Meet the Makers: Mike “Ogre” Weeks and Mike Vagianos, Ogre Sauce

  • , by Erin Byers Murray
  • 3 min reading time

It’s one thing for a childhood nickname to stick past childhood. It’s another to see that nickname looking back at you from the label of your own sauce, sitting on high-end grocery store shelves. For Mike “Ogre” Weeks, who earned the moniker for his spiky hair and stocky frame in his early teens, the nickname, now associated with the creation of Ogre Sauce and its subsequent skyrocket to success, is a source of great pride.

Saucing bacon with Ogre Sauce

The sauce recipe came to be back in the late 1990s when Weeks was making ribs for his grandfather. There was a particular type of sauce his grandfather craved, based on a recipe that belonged to Weeks’ grandmother. Weeks started playing with the recipe and when he served it to his grandfather, he immediately knew he was onto something. Not only did his grandfather enjoy it, but Weeks himself was hooked. “Immediately, it was like, ‘wow, I really like this,’ and then I tweaked it and made it more of my own,” he says.

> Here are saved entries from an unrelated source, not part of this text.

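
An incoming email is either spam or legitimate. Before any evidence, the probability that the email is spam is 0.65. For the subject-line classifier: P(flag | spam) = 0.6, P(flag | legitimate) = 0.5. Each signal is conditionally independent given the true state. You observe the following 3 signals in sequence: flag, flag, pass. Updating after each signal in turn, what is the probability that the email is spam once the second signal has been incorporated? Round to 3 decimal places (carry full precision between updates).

After 'flag': P(spam) = 0.6·0.6500 / (0.6·0.6500 + 0.5·0.3500) ≈ 0.6903
After 'flag': P(spam) = 0.6·0.6903 / (0.6·0.6903 + 0.5·0.3097) ≈ 0.7278

0.728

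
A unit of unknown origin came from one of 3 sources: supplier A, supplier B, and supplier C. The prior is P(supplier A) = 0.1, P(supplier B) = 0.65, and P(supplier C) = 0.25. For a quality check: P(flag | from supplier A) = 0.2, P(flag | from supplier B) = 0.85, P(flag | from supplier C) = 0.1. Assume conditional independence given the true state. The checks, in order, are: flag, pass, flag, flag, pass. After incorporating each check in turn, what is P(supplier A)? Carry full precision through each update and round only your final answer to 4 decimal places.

After 'flag': normaliser = 0.2·0.1000 + 0.85·0.6500 + 0.1·0.2500; P(supplier A) ≈ 0.0335, P(supplier B) ≈ 0.9247, P(supplier C) ≈ 0.0418
After 'pass': normaliser = 0.8·0.0335 + 0.15·0.9247 + 0.9·0.0418; P(supplier A) ≈ 0.1318, P(supplier B) ≈ 0.6828, P(supplier C) ≈ 0.1854
After 'flag': normaliser = 0.2·0.1318 + 0.85·0.6828 + 0.1·0.1854; P(supplier A) ≈ 0.0422, P(supplier B) ≈ 0.9282, P(supplier C) ≈ 0.0296
After 'flag': normaliser = 0.2·0.0422 + 0.85·0.9282 + 0.1·0.0296; P(supplier A) ≈ 0.0105, P(supplier B) ≈ 0.9858, P(supplier C) ≈ 0.0037
After 'pass': normaliser = 0.8·0.0105 + 0.15·0.9858 + 0.9·0.0037; P(supplier A) ≈ 0.0528, P(supplier B) ≈ 0.9263, P(supplier C) ≈ 0.0209

0.0528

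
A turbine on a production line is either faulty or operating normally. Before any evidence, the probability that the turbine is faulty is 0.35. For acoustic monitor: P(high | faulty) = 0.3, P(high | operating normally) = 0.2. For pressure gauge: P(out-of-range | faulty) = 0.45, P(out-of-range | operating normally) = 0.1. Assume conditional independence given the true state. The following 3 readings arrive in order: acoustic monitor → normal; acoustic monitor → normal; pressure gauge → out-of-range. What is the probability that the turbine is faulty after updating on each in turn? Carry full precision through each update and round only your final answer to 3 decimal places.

0.650

After acoustic monitor='normal': P(faulty) = 0.7·0.3500 / (0.7·0.3500 + 0.8·0.6500) ≈ 0.3203
After acoustic monitor='normal': P(faulty) = 0.7·0.3203 / (0.7·0.3203 + 0.8·0.6797) ≈ 0.2919
After pressure gauge='out-of-range': P(faulty) = 0.45·0.2919 / (0.45·0.2919 + 0.1·0.7081) ≈ 0.6498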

When he and some friends attended the US Open in 1999, he whipped up the sauce once more, gaining more fans. More cookouts with friends turned into requests for it, which eventually led Weeks to start preparing large batches out of a local restaurant kitchen. He was selling it by the gallon out of the back of his car for about 13 years before, he says, “we finally decided, let’s actually try to bottle this.”

Enter Mike Vagianos, a friend of Weeks since age five. Vagianos had experience launching a few businesses and came on to help Weeks get the product packaged. It took just four months to nail down a bottler and suss out packaging. Ogre Sauce formally hit shelves in November 2013—the team is celebrating 10 years this fall. “We hear that’s a miracle in the sauce world,” Vagianos says.  

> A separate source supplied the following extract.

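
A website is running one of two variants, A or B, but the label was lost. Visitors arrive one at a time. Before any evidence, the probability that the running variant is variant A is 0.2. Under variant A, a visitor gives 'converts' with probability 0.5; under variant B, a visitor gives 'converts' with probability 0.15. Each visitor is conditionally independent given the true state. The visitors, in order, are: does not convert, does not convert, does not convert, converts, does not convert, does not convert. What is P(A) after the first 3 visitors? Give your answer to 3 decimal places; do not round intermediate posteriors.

0.048

After 'does not convert': P(A) = 0.5·0.2000 / (0.5·0.2000 + 0.85·0.8000) ≈ 0.1282
After 'does not convert': P(A) = 0.5·0.1282 / (0.5·0.1282 + 0.85·0.8718) ≈ 0.0796
After 'does not convert': P(A) = 0.5·0.0796 / (0.5·0.0796 + 0.85·0.9204) ≈ 0.0484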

Mike Weeks and Mike Vagianos of Ogre Sauce

It’s been a decade of explosive growth for the Charlotte, North Carolina-based company Ogre Sauce is now distributed widely around the US, including in Los Angles and Portland, Oregon. The team takes pride in producing and packaging the sauce in North Carolina using local ingredients and packaging it in recyclable glass bottles and 100-percent post-use materials.

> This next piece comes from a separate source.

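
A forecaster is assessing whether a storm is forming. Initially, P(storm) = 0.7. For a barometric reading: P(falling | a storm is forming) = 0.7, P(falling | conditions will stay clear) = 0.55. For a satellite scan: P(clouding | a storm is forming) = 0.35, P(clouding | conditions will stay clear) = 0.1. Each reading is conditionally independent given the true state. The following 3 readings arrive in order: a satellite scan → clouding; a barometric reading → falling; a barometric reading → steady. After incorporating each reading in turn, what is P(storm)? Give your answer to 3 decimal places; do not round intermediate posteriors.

0.874

After a satellite scan='clouding': P(storm) = 0.35·0.7000 / (0.35·0.7000 + 0.1·0.3000) ≈ 0.8909
After a barometric reading='falling': P(storm) = 0.7·0.8909 / (0.7·0.8909 + 0.55·0.1091) ≈ 0.9122
After a barometric reading='steady': P(storm) = 0.3·0.9122 / (0.3·0.9122 + 0.45·0.0878) ≈ 0.8739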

What’s more, the sauce has become a go-to for families around the country thanks to its versatility. Not just a hot sauce or a barbecue sauce, the original Ogre Sauce is, Weeks says, “a good mix of all the Carolina flavors coming together.” Depending on your preferences—vinegar-based, ketchup-based, or mustard-based—Ogre’s blend of flavors will hit your preferred style. “Whether you’re on the coast, in the Piedmont, in the mountains, or from South Carolina, you might like a different sauce. But this is one of the first sauces that you can pick out what flavor profile you like,” Weeks says. “The rest of the flavors don’t overpower the one that you like.” Plus, it’s not too sweet or too hot—and it goes with everything.

“We’ve heard of people using it for salad dressings, on eggs, as a condiment, for the grill,” Vagianos says. “One guy put it on his Captain Crunch,” Weeks says with a laugh. It’s a nice spice to add to a bloody mary, or to slather on the bacon piece that goes into it. And kids love it too—from hot dogs to French fries, it’s the ultimate condiment. “The first time you taste Ogre wings,” Vagianos says. “You’re never going back.”

The partners, both in their late 40s, see even bigger things in Ogre Sauce’s future. While both maintain day jobs (they both work in IT), this enduring side hustle is nothing but opportunity. “Our plan is to be a national household name,” Vagianos says. Giving a nod to that childhood nickname, he adds, “I think the name of the sauce could do that alone.”